Rencontres parisiennes

Publié le 11 Septembre 2006

Kafkasurlerivage_1 Ça y est, je suis de retour à Berkeley après un bref séjour à Paris. Outre les retrouvailles familiales, amicales et professionnelles, j'ai fait de nouvelles connaissances en suivant des pistes ouvertes par les dialogues que permet Transnets.

Grâce à Catherine Nivez (qui vous tient informés sur l'actualité du web dans son émission Le Journal des Blogs, sur Europe 1, le matin à 6h47) j'ai passé trois heures superbes en compagnie de Pierre Chappaz, dont deux sans savoir qui il était. Du coup, il ne m'est pas venu à l'esprit de lui poser les questions que les journalistes posent aux gens importants. Je l'ai écouté pour ce qu'il disait et non pas pour son image ou pour ses réussites. Une vraie chance.
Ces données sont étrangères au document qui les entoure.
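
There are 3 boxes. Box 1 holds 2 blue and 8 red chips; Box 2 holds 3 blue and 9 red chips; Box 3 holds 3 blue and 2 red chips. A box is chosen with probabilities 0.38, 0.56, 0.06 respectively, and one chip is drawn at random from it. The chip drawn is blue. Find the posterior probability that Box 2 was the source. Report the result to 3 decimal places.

P(blue|Box 1) = 0.2; P(blue|Box 2) = 0.25; P(blue|Box 3) = 0.6.
Prior × likelihood for each source: 0.38·0.2=0.07600, 0.56·0.25=0.1400, 0.06·0.6=0.03600. Summing gives P(blue) = 0.25200.
P(Box 2 | blue) = 0.1400 / 0.25200 = 0.556.

Posterior probability ≈ 0.556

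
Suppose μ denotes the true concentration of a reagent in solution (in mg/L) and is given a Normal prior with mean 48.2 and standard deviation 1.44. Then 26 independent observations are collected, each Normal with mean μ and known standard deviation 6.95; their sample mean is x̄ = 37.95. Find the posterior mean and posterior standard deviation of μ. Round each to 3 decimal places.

Prior precision 1/τ₀² = 1/1.44² = 0.482253; data precision n/σ² = 26/6.95² = 0.538274.
Posterior precision = 0.482253 + 0.538274 = 1.02053, giving posterior SD = 1/√1.02053 = 0.990.
Posterior mean = (0.482253·48.2 + 0.538274·37.95) / 1.02053 = 42.794.

Posterior mean ≈ 42.794; posterior SD ≈ 0.990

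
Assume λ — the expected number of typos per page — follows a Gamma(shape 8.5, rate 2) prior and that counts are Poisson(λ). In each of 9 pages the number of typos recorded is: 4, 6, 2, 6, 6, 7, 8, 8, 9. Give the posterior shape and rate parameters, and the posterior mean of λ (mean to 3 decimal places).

Total count ∑xᵢ = 56 over n = 9 pages.
Gamma is conjugate to the Poisson likelihood: posterior is Gamma(shape = 8.5+56 = 64.5, rate = 2+9 = 11).
Posterior mean = shape/rate = 64.5/11 = 5.864.

Posterior: Gamma(shape=64.5, rate=11); mean ≈ 5.864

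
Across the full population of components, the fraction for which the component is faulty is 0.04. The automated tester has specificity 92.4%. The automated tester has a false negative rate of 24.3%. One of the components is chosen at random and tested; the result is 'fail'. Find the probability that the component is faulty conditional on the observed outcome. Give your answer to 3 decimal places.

Let H be the event that the component is faulty. P(H) = 0.04, so P(¬H) = 0.96. With E the 'fail' result, P(E|H) = 0.757 and P(E|¬H) = 0.076.
P(E) = 0.757·0.04 + 0.076·0.96 = 0.030280 + 0.072960 = 0.10324.
By Bayes' theorem, P(H|E) = 0.030280 / 0.10324 = 0.293.

P(H | E) ≈ 0.293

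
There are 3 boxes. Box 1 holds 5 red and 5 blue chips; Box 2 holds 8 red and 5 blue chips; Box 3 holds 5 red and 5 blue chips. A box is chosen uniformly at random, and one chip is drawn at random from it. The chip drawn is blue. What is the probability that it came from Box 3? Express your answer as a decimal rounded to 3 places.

Posterior probability ≈ 0.361

Tabulate prior·likelihood by source: [1] prior 0.333333, lik 0.5, product 0.1667; [2] prior 0.333333, lik 0.3846, product 0.1282; [3] prior 0.333333, lik 0.5, product 0.1667.
Normalizing constant = 0.46154; the posterior for Box 3 is its product over the sum, 0.1667/0.46154 = 0.361.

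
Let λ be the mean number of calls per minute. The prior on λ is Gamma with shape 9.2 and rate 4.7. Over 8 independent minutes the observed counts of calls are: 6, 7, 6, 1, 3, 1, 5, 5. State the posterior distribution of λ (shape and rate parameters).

Posterior: Gamma(shape=43.2, rate=12.7)

Total count ∑xᵢ = 34 over n = 8 minutes.
Gamma is conjugate to the Poisson likelihood: posterior is Gamma(shape = 9.2+34 = 43.2, rate = 4.7+8 = 12.7).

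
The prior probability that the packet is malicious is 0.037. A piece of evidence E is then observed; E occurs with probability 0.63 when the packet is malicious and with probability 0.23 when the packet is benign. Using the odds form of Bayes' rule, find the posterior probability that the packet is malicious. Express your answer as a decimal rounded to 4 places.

Posterior probability ≈ 0.0952

Prior odds = 0.037/(1−0.037) = 0.038422. In log-odds, ln(0.038422) = -3.2591.
Add log likelihood ratio: ln(2.7391) = 1.0076.
Posterior log-odds = -2.2515, so posterior odds = exp(-2.2515) = 0.10524. Converting, P(H|E) = 0.10524/1.1052 = 0.0952.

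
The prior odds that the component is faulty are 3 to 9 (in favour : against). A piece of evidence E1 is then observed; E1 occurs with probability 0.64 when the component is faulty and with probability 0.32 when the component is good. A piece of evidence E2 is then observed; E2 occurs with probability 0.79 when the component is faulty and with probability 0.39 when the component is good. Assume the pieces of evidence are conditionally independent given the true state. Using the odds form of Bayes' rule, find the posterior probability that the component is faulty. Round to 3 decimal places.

Prior odds = 3/9 = 0.33333.
Likelihood ratio for E1 = 0.64/0.32 = 2.0000.
Likelihood ratio for E2 = 0.79/0.39 = 2.0256.
Posterior odds = prior odds × LR₁ × LR₂ = 1.3504.
Posterior probability = odds/(1+odds) = 1.3504/2.3504 = 0.575.

Posterior probability ≈ 0.575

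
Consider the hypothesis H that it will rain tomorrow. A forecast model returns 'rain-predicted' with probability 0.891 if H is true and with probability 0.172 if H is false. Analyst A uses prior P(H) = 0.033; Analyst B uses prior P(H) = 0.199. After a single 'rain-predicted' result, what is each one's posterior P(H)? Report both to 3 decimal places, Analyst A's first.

Analyst A: 0.150; Analyst B: 0.563

P('+'|H) = 0.891, P('+'|¬H) = 0.172.
Analyst A: numerator 0.891·0.033 = 0.029403; evidence = 0.029403+0.172·0.967 = 0.19573; posterior = 0.150.
Analyst B: numerator 0.891·0.199 = 0.17731; evidence = 0.17731+0.172·0.801 = 0.31508; posterior = 0.563.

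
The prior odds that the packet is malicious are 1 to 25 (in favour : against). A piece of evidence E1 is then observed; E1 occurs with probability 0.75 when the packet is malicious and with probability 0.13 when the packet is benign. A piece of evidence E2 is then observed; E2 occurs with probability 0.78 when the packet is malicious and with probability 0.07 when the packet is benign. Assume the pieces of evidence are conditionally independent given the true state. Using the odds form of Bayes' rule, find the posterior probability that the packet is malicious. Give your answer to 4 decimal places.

Posterior probability ≈ 0.7200

Prior odds = 1/25 = 0.040000. In log-odds, ln(0.040000) = -3.2189.
Add log likelihood ratios: ln(5.7692) + ln(11.143) = 4.1633.
Posterior log-odds = 0.94446, so posterior odds = exp(0.94446) = 2.5714. Converting, P(H|E) = 2.5714/3.5714 = 0.7200.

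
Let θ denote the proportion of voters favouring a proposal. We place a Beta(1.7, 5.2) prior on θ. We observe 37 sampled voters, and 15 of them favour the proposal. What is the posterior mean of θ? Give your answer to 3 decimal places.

Posterior mean ≈ 0.380

The binomial likelihood is conjugate to the Beta prior: with 15 successes and 22 failures, the posterior is Beta(1.7+15, 5.2+22) = Beta(16.7, 27.2).
E[θ | data] = 16.7/(16.7+27.2) = 0.380.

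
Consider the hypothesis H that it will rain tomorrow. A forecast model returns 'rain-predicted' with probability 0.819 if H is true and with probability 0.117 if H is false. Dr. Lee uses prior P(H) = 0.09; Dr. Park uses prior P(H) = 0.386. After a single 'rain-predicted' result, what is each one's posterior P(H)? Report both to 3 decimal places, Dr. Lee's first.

Dr. Lee: 0.409; Dr. Park: 0.815

P('+'|H) = 0.819, P('+'|¬H) = 0.117.
Dr. Lee: numerator 0.819·0.09 = 0.073710; evidence = 0.073710+0.117·0.91 = 0.18018; posterior = 0.409.
Dr. Park: numerator 0.819·0.386 = 0.31613; evidence = 0.31613+0.117·0.614 = 0.38797; posterior = 0.815.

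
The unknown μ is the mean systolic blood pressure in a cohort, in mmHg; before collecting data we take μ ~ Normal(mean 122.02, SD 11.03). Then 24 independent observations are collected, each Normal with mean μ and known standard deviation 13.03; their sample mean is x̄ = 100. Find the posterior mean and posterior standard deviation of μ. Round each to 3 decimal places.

With known σ, the Normal prior is conjugate. Weight on the data is w = (n/σ²)/(n/σ² + 1/τ₀²) = 0.141359/(0.141359+0.00821957) = 0.94505.
Posterior mean = w·x̄ + (1−w)·μ₀ = 0.94505·100 + 0.054952·122.02 = 101.210. Posterior variance = 1/(0.141359+0.00821957) = 6.68547, so SD = 2.586.

Posterior mean ≈ 101.210; posterior SD ≈ 2.586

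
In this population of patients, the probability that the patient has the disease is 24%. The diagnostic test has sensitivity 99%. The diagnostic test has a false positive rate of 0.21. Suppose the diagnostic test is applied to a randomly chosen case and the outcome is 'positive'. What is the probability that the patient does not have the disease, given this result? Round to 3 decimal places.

P(¬H | E) ≈ 0.402

Let H be the event that the patient has the disease. P(H) = 0.24, so P(¬H) = 0.76. With E the 'positive' result, P(E|H) = 0.99 and P(E|¬H) = 0.21.
P(E) = 0.99·0.24 + 0.21·0.76 = 0.23760 + 0.15960 = 0.39720.
By Bayes' theorem, P(H|E) = 0.23760 / 0.39720 = 0.598. Hence P(¬H|E) = 1 − 0.598 = 0.402.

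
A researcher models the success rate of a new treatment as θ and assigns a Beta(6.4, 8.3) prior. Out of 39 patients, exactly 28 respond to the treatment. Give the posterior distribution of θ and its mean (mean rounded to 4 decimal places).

Posterior: Beta(34.4, 19.3); mean ≈ 0.6406

Observing 28 successes and 11 failures updates Beta(6.4, 8.3) by adding the success and failure counts to the two shape parameters: α = 6.4+28 = 34.4, β = 8.3+11 = 19.3.
E[θ | data] = 34.4/(34.4+19.3) = 0.6406.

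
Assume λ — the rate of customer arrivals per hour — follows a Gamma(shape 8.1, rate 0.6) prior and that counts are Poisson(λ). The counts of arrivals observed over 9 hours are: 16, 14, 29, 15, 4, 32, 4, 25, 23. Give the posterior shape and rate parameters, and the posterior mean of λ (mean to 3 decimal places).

Posterior: Gamma(shape=170.1, rate=9.6); mean ≈ 17.719

Total count ∑xᵢ = 162 over n = 9 hours.
Gamma is conjugate to the Poisson likelihood: posterior is Gamma(shape = 8.1+162 = 170.1, rate = 0.6+9 = 9.6).
Posterior mean = shape/rate = 170.1/9.6 = 17.719.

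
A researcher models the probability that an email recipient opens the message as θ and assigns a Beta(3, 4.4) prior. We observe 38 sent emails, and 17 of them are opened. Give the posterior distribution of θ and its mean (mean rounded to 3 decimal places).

Posterior: Beta(20, 25.4); mean ≈ 0.441

The binomial likelihood is conjugate to the Beta prior: with 17 successes and 21 failures, the posterior is Beta(3+17, 4.4+21) = Beta(20, 25.4).
E[θ | data] = 20/(20+25.4) = 0.441.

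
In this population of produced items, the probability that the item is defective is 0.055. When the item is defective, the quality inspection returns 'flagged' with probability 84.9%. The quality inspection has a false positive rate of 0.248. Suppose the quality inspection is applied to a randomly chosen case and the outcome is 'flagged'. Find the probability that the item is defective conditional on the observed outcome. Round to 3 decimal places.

Let H be the event that the item is defective. P(H) = 0.055, so P(¬H) = 0.945. With E the 'flagged' result, P(E|H) = 0.849 and P(E|¬H) = 0.248.
P(E) = 0.849·0.055 + 0.248·0.945 = 0.046695 + 0.23436 = 0.28105.
By Bayes' theorem, P(H|E) = 0.046695 / 0.28105 = 0.166.

P(H | E) ≈ 0.166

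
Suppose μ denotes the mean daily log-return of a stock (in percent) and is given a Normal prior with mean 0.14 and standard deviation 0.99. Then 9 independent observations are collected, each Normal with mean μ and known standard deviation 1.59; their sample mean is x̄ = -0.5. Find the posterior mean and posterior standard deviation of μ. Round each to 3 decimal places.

Posterior mean ≈ -0.357; posterior SD ≈ 0.467

With known σ, the Normal prior is conjugate. Weight on the data is w = (n/σ²)/(n/σ² + 1/τ₀²) = 3.55999/(3.55999+1.02030) = 0.77724.
Posterior mean = w·x̄ + (1−w)·μ₀ = 0.77724·-0.5 + 0.22276·0.14 = -0.357. Posterior variance = 1/(3.55999+1.02030) = 0.218327, so SD = 0.467.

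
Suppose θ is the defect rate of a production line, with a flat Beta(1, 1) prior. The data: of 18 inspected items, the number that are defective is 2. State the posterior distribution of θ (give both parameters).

Observing 2 successes and 16 failures updates Beta(1, 1) by adding the success and failure counts to the two shape parameters: α = 1+2 = 3, β = 1+16 = 17.

Posterior: Beta(3, 17)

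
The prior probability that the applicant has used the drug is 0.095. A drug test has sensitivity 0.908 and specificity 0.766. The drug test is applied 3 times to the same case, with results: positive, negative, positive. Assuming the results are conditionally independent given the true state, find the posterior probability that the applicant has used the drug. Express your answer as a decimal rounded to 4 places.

Posterior P(H) ≈ 0.1595

Let H be the event that the applicant has used the drug; start with P(H) = 0.095. P('positive'|H) = 0.908, P('positive'|¬H) = 0.234.
Update on result 1 ('positive'): P(H) ← 0.908·0.0950 / (0.908·0.0950 + 0.234·0.9050) = 0.086260/0.29803 = 0.2894.
Update on result 2 ('negative'): P(H) ← 0.092·0.2894 / (0.092·0.2894 + 0.766·0.7106) = 0.026628/0.57092 = 0.0466.
Update on result 3 ('positive'): P(H) ← 0.908·0.0466 / (0.908·0.0466 + 0.234·0.9534) = 0.042349/0.26544 = 0.1595.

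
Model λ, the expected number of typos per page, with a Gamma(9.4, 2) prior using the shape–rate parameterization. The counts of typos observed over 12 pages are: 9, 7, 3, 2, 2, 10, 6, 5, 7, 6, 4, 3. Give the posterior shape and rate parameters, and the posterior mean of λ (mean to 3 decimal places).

Posterior: Gamma(shape=73.4, rate=14); mean ≈ 5.243

The Poisson likelihood adds the total count to the shape and the number of exposure periods to the rate. Here ∑xᵢ = 64 and n = 12, so shape 9.4→73.4 and rate 2→14.
Posterior mean = shape/rate = 73.4/14 = 5.243.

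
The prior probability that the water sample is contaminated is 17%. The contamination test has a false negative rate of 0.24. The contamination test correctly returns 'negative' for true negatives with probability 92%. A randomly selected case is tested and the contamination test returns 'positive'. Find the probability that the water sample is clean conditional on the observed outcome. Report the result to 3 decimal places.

Let H be the event that the water sample is contaminated. P(H) = 0.17, so P(¬H) = 0.83. With E the 'positive' result, P(E|H) = 0.76 and P(E|¬H) = 0.08.
P(E) = 0.76·0.17 + 0.08·0.83 = 0.12920 + 0.066400 = 0.19560.
By Bayes' theorem, P(H|E) = 0.12920 / 0.19560 = 0.661. Hence P(¬H|E) = 1 − 0.661 = 0.339.

P(¬H | E) ≈ 0.339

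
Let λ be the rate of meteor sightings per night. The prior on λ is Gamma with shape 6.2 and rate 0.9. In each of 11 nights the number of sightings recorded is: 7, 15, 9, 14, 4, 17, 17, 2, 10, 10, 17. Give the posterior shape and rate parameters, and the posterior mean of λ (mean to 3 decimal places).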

Nous sommes retrouvés tout de suite en phase… sur le net, sur la technologie, sur ses implications sociales, sur le fait, par exemple, qu'il est utile d'aborder le web non pas en fonction de sa "nature" qui serait bonne pour les uns, dangereuse pour les autres mais comme un nouvel espace d'affrontements doublement essentiel. Parce qu'il faut en débattre sur la scène politique et parce qu'il faut y mener des débats politiques (ce sont mes mots).

Plus important encore, nous nous sommes découverts des affinités littéraires précises, subtiles, essentielles (comme il l'a remarqué dans ce billet généreux), en particulier pour Kafka sur le rivage de Haruki Murakami.

Carlo Revelli m'a raconté la fascinante évolution d'AgoraVox et ses recherches pour enrichir les pratiques du journalisme citoyen.

Daniel Kaplan et de Denis Pansu, m'ont expliqué la FING et son effort pour réfléchir à temps (plutôt que réagir après coup) à l'évolution des TIC en travaillant sur les usages, sur la façon qu'ont les gens de les utiliser.

Daniel est convainquant quand il propose de ne pas prendre position pour ou contre une technologie pour ne pas biaiser la réflexion des lecteurs. Mieux vaut montrer ce qu'elle permet de faire.

L'idée de Denis consistant à ne pas permettre la critique des projets présentés aux Carrefours des Possibles m'a semblé superbe. Un exercice difficile au pays de Descartes mais salutaire si l'on ne veut pas tuer les bonnes idées avant qu'elles ne soient mises en œuvre.